Müller: Im Lernen des Rumänischen merkte ich, was in den Worten drinsitzt. Welche Bilder. Und wie völlig anders diese Sprache die Welt ansieht. Sie hat für eine Pflanze ein ganz anderes Bild gefunden, weil sie die Pflanze anders sieht. Also zwei völlig verschiedene Pflanzen. Da kam ich aus dem Staunen nicht mehr heraus. Etwa der Fasan. "Der Mensch ist ein großer Fasan auf der Welt", das ist eine rumänische Redewendung. Bei uns, im Deutschen, war der Fasan ein Angeber. Aber der Mensch ist im Rumänischen als Fasan ein Verlierer. Der Fasan kann nicht fliegen. Er entkommt dem Jäger nicht. Und wenn das Leben hinter dir her ist, hast du keine Chance.

STANDARD: In Ihren Collagen fliegen die Fasane als Buchstaben und Bilder über das Papier. Die verletzlichen Figuren, die Sie ausschneiden oder zeichnen, fügen Ihrer Sprache eine surreale Dimension hinzu.

Müller: Das ist auch verrückt. Ich kann überhaupt nicht zeichnen. Irgendwie weiß die Schere, wo sie hin will. Ich habe als Kind oft im Bett gelegen und habe die Decke und die Wände angeschaut - die waren mit Kalk geweißt, und dann ist der Kalk geplatzt und hatte lauter Risse und Blasen. Und dann habe ich mit den Augen gezeichnet, viel gezeichnet. Dann wollte ich das mit der Hand. Nichts mehr. Es war sofort weg, es ist geflohen. Ich konnte mit der Hand nichts ausrichten. Ich fühlte mich immer so vernarrt. Das Auge könnte, aber mit dem Auge kann man keinen Stift halten. Und die Hand ist nicht dazu imstande. Ich dachte, das ist das Unpassende an den Körperteilen: Das eine Körperteil könnte das, aber es geht nicht. Und das andere, das es können müsste, bringt es nicht zustande. STANDARD: Nun zeichnen die Augen mit der Schere.

Müller: Wie am Plafond.

STANDARD: Denken Sie manchmal darüber nach, nach Rumänien zurückzukehren?

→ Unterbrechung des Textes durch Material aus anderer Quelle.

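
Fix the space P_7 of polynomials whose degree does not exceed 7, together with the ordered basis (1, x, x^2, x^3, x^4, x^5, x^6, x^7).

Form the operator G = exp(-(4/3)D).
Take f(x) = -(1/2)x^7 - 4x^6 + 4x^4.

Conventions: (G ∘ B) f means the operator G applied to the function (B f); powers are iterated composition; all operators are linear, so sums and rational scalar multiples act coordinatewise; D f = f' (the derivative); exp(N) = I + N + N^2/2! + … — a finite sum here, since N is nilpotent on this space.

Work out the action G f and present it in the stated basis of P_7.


the result is g(x) = -(1/2)x^7 + (2/3)x^6 + (40/3)x^5 - (1652/27)x^4 + (9152/81)x^3 - (8320/81)x^2 + (31744/729)x - 13312/2187

order-1 term: (14/3)x^6 + 32x^5 - (64/3)x^3
order-2 term: -(56/3)x^5 - (320/3)x^4 + (128/3)x^2
order-3 term: (1120/27)x^4 + (5120/27)x^3 - (1024/27)x
order-4 term: -(4480/81)x^3 - (5120/27)x^2 + 1024/81
order-5 term: (3584/81)x^2 + (8192/81)x
order-6 term: -(14336/729)x - 16384/729
order-7 term: 8192/2187
the series for exp(-(4/3)D) f terminates at order 7
exp(-(4/3)D) f = -(1/2)x^7 + (2/3)x^6 + (40/3)x^5 - (1652/27)x^4 + (9152/81)x^3 - (8320/81)x^2 + (31744/729)x - 13312/2187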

Müller: Das ist vorbei. Man ist gegangen. Man kommt nicht wieder, wie man gegangen ist. Ich bin mittlerweile fremder in Rumänien als in Deutschland. Ich habe keine Wohnung, kein Besteck, ich habe keine Schuhe. Ich habe ein paar Gräber, wo ich Freunde auf dem Friedhof besuche. Und sehr viele Opportunisten, die mich zehn Jahre lang nicht angeschaut haben, weil es zu gefährlich war. Und die mir jetzt die Wange küssen.

STANDARD: Aber Sie wollen eines Tages die Akten einsehen, die der Geheimdienst über Sie angelegt hat.

Müller: Ich habe es vor zwei Jahren beantragt. Warum nicht? Ich rechne ja mit allen Möglichkeiten. Dann hätte ich eine. Und hoffe, dass die schlimmste nicht zutrifft. Aber in Rumänien sind die Akten nicht bei der Behörde, sondern immer noch beim Geheimdienst. Die arbeiten bereits 15 Jahre an den Fakten. Über die Verbrechen - wer hat Morde begangen, wer hat den Freund aufgehängt, wer hat den Mord in Auftrag gegeben, wer ihn durchgeführt - wird man nichts erfahren. Für diese Dinge wird sich nie jemand verantworten müssen.